VPBoost: Accelerating Gradient Boosting with Variable Projection for Separable Neural Networks
Please login to view abstract download link
Gradient boosting (GB) constructs predictive models by sequentially training weak learners that serve as descent directions in function space. While highly successful for decision trees, particularly through frameworks such as XGBoost, applying GB to neural networks (NNs) remains computationally expensive due to the high-dimensional, non-convex optimization required for each weak learner. Recent advances demonstrate that boosted NNs can outperform decision trees on complex data, yet training efficiency remains a critical bottleneck. Variable projection (VarPro) has emerged as a powerful optimization strategy for separable NNs, which decompose into nonlinear feature extraction followed by linear mapping.
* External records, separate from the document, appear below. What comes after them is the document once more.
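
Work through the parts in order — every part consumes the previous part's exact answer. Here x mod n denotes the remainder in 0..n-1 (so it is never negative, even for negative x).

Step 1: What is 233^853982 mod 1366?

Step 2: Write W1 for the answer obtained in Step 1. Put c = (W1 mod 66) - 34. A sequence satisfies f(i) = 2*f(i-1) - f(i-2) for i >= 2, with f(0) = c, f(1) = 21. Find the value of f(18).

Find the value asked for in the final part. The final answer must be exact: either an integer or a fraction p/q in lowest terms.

565

Step 1: squarings mod 1366: 233^1=233, 233^2=1015, 233^4=261, 233^8=1187, 233^16=623, 233^32=185, 233^64=75, 233^128=161, 233^256=1333, 233^512=1089, 233^1024=233, 233^2048=1015, 233^4096=261, 233^8192=1187, 233^16384=623, 233^32768=185, 233^65536=75, 233^131072=161, 233^262144=1333, 233^524288=1089; 233^853982 = 233^2 * 233^4 * 233^8 * 233^16 * 233^64 * 233^128 * 233^256 * 233^512 * 233^1024 * 233^65536 * 233^262144 * 233^524288 = 1343 (mod 1366); answer 1343
Step 2: W1 = 1343; c = -11; f(2) = 2*(21) - 1*(-11) = 53; iterating: f(2)=53, f(3)=85, f(4)=117, f(5)=149, f(6)=181, f(7)=213, f(8)=245, f(9)=277, f(10)=309, f(11)=341, f(12)=373, f(13)=405, f(14)=437, f(15)=469, f(16)=501, f(17)=533, f(18)=565; answer 565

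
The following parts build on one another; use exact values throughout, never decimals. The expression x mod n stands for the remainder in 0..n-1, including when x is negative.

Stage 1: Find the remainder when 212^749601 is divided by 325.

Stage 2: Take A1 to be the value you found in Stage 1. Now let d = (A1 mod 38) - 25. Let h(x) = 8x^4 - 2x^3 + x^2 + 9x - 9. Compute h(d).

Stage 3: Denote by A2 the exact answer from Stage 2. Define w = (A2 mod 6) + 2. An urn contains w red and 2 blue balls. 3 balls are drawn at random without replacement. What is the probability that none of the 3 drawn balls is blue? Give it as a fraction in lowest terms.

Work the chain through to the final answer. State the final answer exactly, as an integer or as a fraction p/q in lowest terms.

5/12

Stage 1: squarings mod 325: 212^1=212, 212^2=94, 212^4=61, 212^8=146, 212^16=191, 212^32=81, 212^64=61, 212^128=146, 212^256=191, 212^512=81, 212^1024=61, 212^2048=146, 212^4096=191, 212^8192=81, 212^16384=61, 212^32768=146, 212^65536=191, 212^131072=81, 212^262144=61, 212^524288=146; 212^749601 = 212^1 * 212^32 * 212^4096 * 212^8192 * 212^16384 * 212^65536 * 212^131072 * 212^524288 = 12 (mod 325); answer 12
Stage 2: A1 = 12; d = -13; 8*(-13)^4 - 2*(-13)^3 + 1*(-13)^2 + 9*(-13)^1 - 9 = (228488) + (4394) + (169) + (-117) + (-9) = 232925; answer 232925
Stage 3: A2 = 232925; w = 7; total draws C(9,3) = 84; favorable C(7,3) = 35; P = 5/12; answer 5/12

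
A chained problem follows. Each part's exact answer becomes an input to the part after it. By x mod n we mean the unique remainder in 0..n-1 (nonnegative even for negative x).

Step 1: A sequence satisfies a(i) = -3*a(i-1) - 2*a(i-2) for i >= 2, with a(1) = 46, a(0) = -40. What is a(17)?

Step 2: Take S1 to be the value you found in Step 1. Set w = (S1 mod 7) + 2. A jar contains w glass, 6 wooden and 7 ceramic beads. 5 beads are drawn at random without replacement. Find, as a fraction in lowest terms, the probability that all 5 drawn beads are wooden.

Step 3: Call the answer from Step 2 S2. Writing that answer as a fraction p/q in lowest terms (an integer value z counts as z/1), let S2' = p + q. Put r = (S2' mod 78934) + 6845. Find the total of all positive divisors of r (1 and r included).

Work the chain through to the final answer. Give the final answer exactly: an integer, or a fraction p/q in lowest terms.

Step 1: a(2) = -3*(46) - 2*(-40) = -58; iterating: a(2)=-58, a(3)=82, a(4)=-130, a(5)=226, a(6)=-418, a(7)=802, a(8)=-1570, a(9)=3106, a(10)=-6178, a(11)=12322, a(12)=-24610, a(13)=49186, a(14)=-98338, a(15)=196642, a(16)=-393250, a(17)=786466; answer 786466
Step 2: S1 = 786466; w = 4; total draws C(17,5) = 6188; favorable C(6,5) = 6; P = 3/3094; answer 3/3094
Step 3: S2 = 3/3094; threaded value p + q = 3097; r = 9942; 9942 = 2 * 3 * 1657; sigma = (1 + 2) * (1 + 3) * (1 + 1657) = 3 * 4 * 1658 = 19896; answer 19896

19896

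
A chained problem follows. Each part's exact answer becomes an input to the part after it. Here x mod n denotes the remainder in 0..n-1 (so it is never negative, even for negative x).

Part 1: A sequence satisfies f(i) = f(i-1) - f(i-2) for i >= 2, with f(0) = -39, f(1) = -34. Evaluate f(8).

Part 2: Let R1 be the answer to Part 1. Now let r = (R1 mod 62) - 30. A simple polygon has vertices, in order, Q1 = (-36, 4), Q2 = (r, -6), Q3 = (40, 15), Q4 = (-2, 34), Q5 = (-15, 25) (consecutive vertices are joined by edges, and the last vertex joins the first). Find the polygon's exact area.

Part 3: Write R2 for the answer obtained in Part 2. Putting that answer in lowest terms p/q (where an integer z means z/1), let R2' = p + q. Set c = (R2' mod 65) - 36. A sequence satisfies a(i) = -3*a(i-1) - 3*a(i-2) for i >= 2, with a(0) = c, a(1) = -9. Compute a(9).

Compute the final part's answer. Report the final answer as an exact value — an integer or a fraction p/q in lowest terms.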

By analytically eliminating the linear weights through partial optimization, VarPro reduces the parameter space and accelerates convergence. We propose VPBoost, a novel algorithm that combines VarPro with an XGBoost's algorithm for gradient boosting. For each weak learner, VPBoost solves a reduced optimization problem over only the nonlinear parameters while maintaining optimal linear weights analytically. This exploitation of separability yields a bi-level optimization framework where the outer problem minimizes over featurizer parameters and the inner problem provides closed-form solutions for linear weights. Our methodology establishes convergence guarantees analogous to standard gradient descent while achieving faster training per weak learner and requiring fewer ensemble members. Moreover, gradient boosting integrates naturally with VarPro, reducing the computational and implementation complexity barrier that VarPro traditionally presents. Numerical experiments demonstrate substantial computational savings and improved generalization compared to traditional gradient boosting approaches for NNs, positioning VPBoost as an efficient alternative for scientific machine learning and data-intensive applications.